I vantaggi sono numerosi e concreti, i città come Amsterdam e Copenaghen hanno completamento ridisegnato la propria mappa urbana, liberandosi dai parcheggi e dal traffico. 

In queste città oltre la metà della popolazione si sposta quotidianamente in bicicletta o a piedi, le vittime di incidenti stradali e dell’inquinamento sono calate e interi quartieri, un tempo degradati, sono rifioriti grazie alla presenza di persone che vivono la strada.

Per raggiungere questo obiettivo sono state introdotte le zone 30, ovvero con limite di velocità per le auto a trenta chilometri l’ora e sono stati ridotti i parcheggi.

Le persone sono così tornate libere di muoversi a piedi o in bici su tutta la sede stradale, eccezion fatta per le corsie riservate alle auto.

In questo modo si sono eliminati gli spostamenti inefficienti, per intenderci quelli sotto i 5 chilometri.

Nel nord Europa hanno capito presto che questa nuova governance per lo sviluppo delle città non è nemica dell’automobilista ma, semmai, amica delle persone e delle città.

 

Anche Spagna e Francia stanno andando in questa direzione

Alcuni potrebbero obiettare che i paesi nordici hanno un’altra cultura e servizi molti diversi rispetto all’Italia. 

Lo stesso percorso di sviluppo urbano è stato intrapreso però anche da Spagna e Francia.

Grandi città come Madrid, Parigi e Barcellona stanno creando grosse aree pedonali nei loro centri, lasciano le auto ai margini, in direttrici con limite di velocità di 30 km/h.

La città catalana, in particolare, ormai da diversi anni ha avviato un processo di pedonalizzazione del centro che, nel giro di pochi anni, renderà tutta l’area urbana di Barcellona prevalentemente pedonale e zona 30. 

Una scelta inevitabile per un’amministrazione comunale attenta al benessere dei cittadini e alle risultanze scientifiche, infatti l’Agenzia per la Sanità Pubblica di Barcellona ha fornito al Sindaco dati molti indicativi sui benefici di questa nuova mobilità urbana.

In particolare questo progetto, quando sarà esteso a tutta la città, porterà a:

  • Prevenire 667 morti premature l’anno.
  • Aumentare l’aspettativa di vita di 200 giorni per ogni abitante. 
  • Consentire un risparmio economico di oltre 1,7 miliardi di euro.

I benefici principali per la salute sarebbero:

  • Riduzione dell’inquinamento atmosferico e delle collegate patologie.
  • Riduzione dell’effetto isola di calore nei periodi caldi.
  • Riduzione dell’inquinamento acustico.

 

La situazione in Italia

La strada è tracciata in tutta Europa, in Italia qualcosa inizia a muoversi. 

Il Comune di Milano ha stabilito che da gennaio 2024 tutto il centro città sarà zona 30 chilometri orari, una scelta che allinea la capitale economica  italiana alle altre capitali europee.

Il progetto invece è già attivo a Bologna, dove la giunta Lepore ha istituito zone 30, in buona parte del centro storico.

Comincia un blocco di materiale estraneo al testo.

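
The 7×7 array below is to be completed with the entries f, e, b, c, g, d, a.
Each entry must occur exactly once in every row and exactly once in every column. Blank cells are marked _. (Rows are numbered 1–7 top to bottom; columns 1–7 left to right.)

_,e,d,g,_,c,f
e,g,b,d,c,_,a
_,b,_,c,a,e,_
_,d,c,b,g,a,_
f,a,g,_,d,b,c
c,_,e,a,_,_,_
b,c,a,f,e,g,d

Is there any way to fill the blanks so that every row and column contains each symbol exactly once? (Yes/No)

Row 4, column 1: row 4 together with column 1 already contain {f, e, b, c, g, d, a} — every symbol — so nothing can go there. The grid has no valid completion.

No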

Nei prossimi mesi questa scelta sarà probabilmente estesa a tutto il centro cittadino.

A livello nazionale però non esiste un organo che coordini lo sviluppo delle città e nemmeno delle linee guida nazionali che guidino le amministrazioni locali nei piani di sviluppo urbani, insomma non esiste una sorta di Agenda Urbana Nazionale.

Un caso unico in Europa e paradossale, infatti i luoghi in cui si concentrano più della metà degli italiani non hanno linee guida comuni di sviluppo. 

Il modo migliore per incidere velocemente e direttamente sulla qualità della vita delle persone sarebbe invece progettare una nuova idea di città che metta l’essere umano al centro e che sia modello di sviluppo per tutti i centri urbani d’Italia.

I fondi del Next Generation EU, secondo le linee guide fornite dall’Unione Europea, dovranno essere investiti in buona parte in progetti di promozione della mobilità sostenibile. 

Un’occasione da non perdere per rendere le città italiane più vivibili e in linea con le grandi capitali europee.

Una rivoluzione necessaria con tanti benefici e nessuna controindicazione, per rendere il nostro paese migliore.